Definition
A ground-based processing facility within the Wide Area Augmentation System (WAAS) that receives GPS data from a network of widely spaced reference stations, calculates corrections for satellite signal errors and ionospheric delays, monitors the integrity of the GPS signals, and uplinks the resulting correction and integrity messages to geostationary satellites for broadcast to WAAS-capable aircraft receivers.
Plain English
A central ground station that gathers GPS measurements from many reference sites, works out the errors in those signals, and then sends the corrections up to a satellite so aircraft can receive a more accurate GPS position.
Context Anchor
Seen in WAAS and NextGen diagrams that show how GPS correction information moves from ground stations to aircraft.
Derivation
Wide-area' refers to the large geographic region the station serves -- not a single airport but a continent-scale coverage area. 'Master' indicates it is the central processor that combines data from many subordinate reference stations into a single correction message.

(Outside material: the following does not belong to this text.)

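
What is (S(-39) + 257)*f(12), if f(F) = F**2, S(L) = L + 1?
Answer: 31536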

The name distinguishes it from local-area systems (like LAAS/GBAS) that only correct GPS for a small area near one airport.
Why Pilots Care
It supplies the real-time corrections that enable WAAS approaches with vertical guidance, improving safety and access to airports in low-visibility conditions.
Grounding Statement
When an aircraft uses WAAS, the WMS is part of the ground system that checks the satellite information before corrected navigation data reaches the cockpit.
Intuition Check
Do not think of the WMS as a radio station the pilot tunes to or as a satellite in space. It is a ground station that processes WAAS correction and safety data.
Example Sentence 1
The wide-area master station processes data from reference stations across the country and uplinks GPS corrections to the WAAS geostationary satellites.
Example Sentence 2
Pilots rely on the WMS output being current so that GPS position errors stay within safe limits during precision approaches.